Il convient d'observer qu'avant même de caractériser l'existence d'un contrat conclu à distance, par démarchage téléphonique ou hors établissement, les présentes dispositions s'appliquent nécessairement aux relations entre consommateurs et professionnels.
Il convient donc de s'interroger sur la qualité de M. [Z] dans ce présent litige.
L'article liminaire du code de la consommation dispose en ce sens que :
« 1° Consommateur : toute personne physique qui agit à des fins qui n'entrent pas dans le cadre de son activité commerciale, industrielle, artisanale, libérale ou agricole [']
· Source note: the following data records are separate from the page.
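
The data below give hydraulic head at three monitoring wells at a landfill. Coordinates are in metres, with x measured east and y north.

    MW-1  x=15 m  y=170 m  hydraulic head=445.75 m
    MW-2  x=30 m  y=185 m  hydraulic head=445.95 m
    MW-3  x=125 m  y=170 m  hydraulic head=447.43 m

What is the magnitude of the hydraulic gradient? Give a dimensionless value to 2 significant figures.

With h = a·x + b·y + c and MW-1 as origin, the differences give:
  15·a + 15·b = +0.20
  110·a + 0·b = +1.68
Eliminate b (×0 and ×15, subtract): -1650·a = -25.200 → a = ∂h/∂x = +0.01527
Back-substitute: b = ∂h/∂y = -0.001939.
|∇h| = √(0.01527² + -0.001939²) = 0.01539

0.015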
3° Professionnel : toute personne physique ou morale, publique ou privée, qui agit à des fins entrant dans le cadre de son activité commerciale, industrielle, artisanale, libérale ou agricole, y compris lorsqu'elle agit au nom ou pour le compte d'un autre professionnel ».
Concernant l'appréciation des qualités de consommateur et de professionnel, la Cour de cassation a estimé que selon la jurisprudence de la Cour de justice de l'Union européenne, la notion de professionnel était une notion fonctionnelle impliquant d'apprécier si le rapport contractuel s'inscrivait dans le cadre des activités auxquelles une personne se livre à titre professionnel (CJUE 4 oct. 2018, aff. C-105/17, Kamenova). Plus précisément, les notions de « consommateur » et « professionnel » sont des notions fonctionnelles fondées sur le rôle joué par les parties au sein du contrat conclu.
Il n'est pas nécessaire que l'action réalisée ait un rapport direct avec l'activité professionnelle mais il convient que l'acquéreur ait agi à des fins entrant dans le cadre de son activité professionnelle.
Une même personne peut exercer plusieurs activités professionnelles.
En l'espèce, un contrat de vente a été conclu entre M. [Z] et la SARL Poly commerce, fournisseur de matériel agricole, selon une facture du 9 mars 2020.
Monsieur [Z] exerce l'activité d'éleveur caprins et ovins mais il est également exploitant forestier et se présente comme tel à la presse. Avec sa compagne il a donné naissance à un projet dont l'objectif est de « redynamiser naturellement les forêts de Haute-Loire ».
Cependant, il estime ne pas avoir agi à des fins entrant dans le cadre de son activité professionnelle, il fait plutôt valoir que le véhicule a été acquis pour une utilisation personnelle (sa compagne étant propriétaire de plusieurs parcelles de bois) et que l'achat a été réglé par les fonds propres de cette dernière. Il produit pour en justifier l'attestation d'un notaire ainsi que l'acte de vente de deux parcelles de terrain en nature de futaie au nom de sa compagne Mme [W] ainsi que leurs relevés bancaires.
M. [Z] a acquis un tracteur débusqueur, qui est une machine forestière dont le principal but est de sortir les grandes grumes d'une exploitation forestière pour les mettre généralement sur un lieu de dépôt, en forêt ou en bord de route.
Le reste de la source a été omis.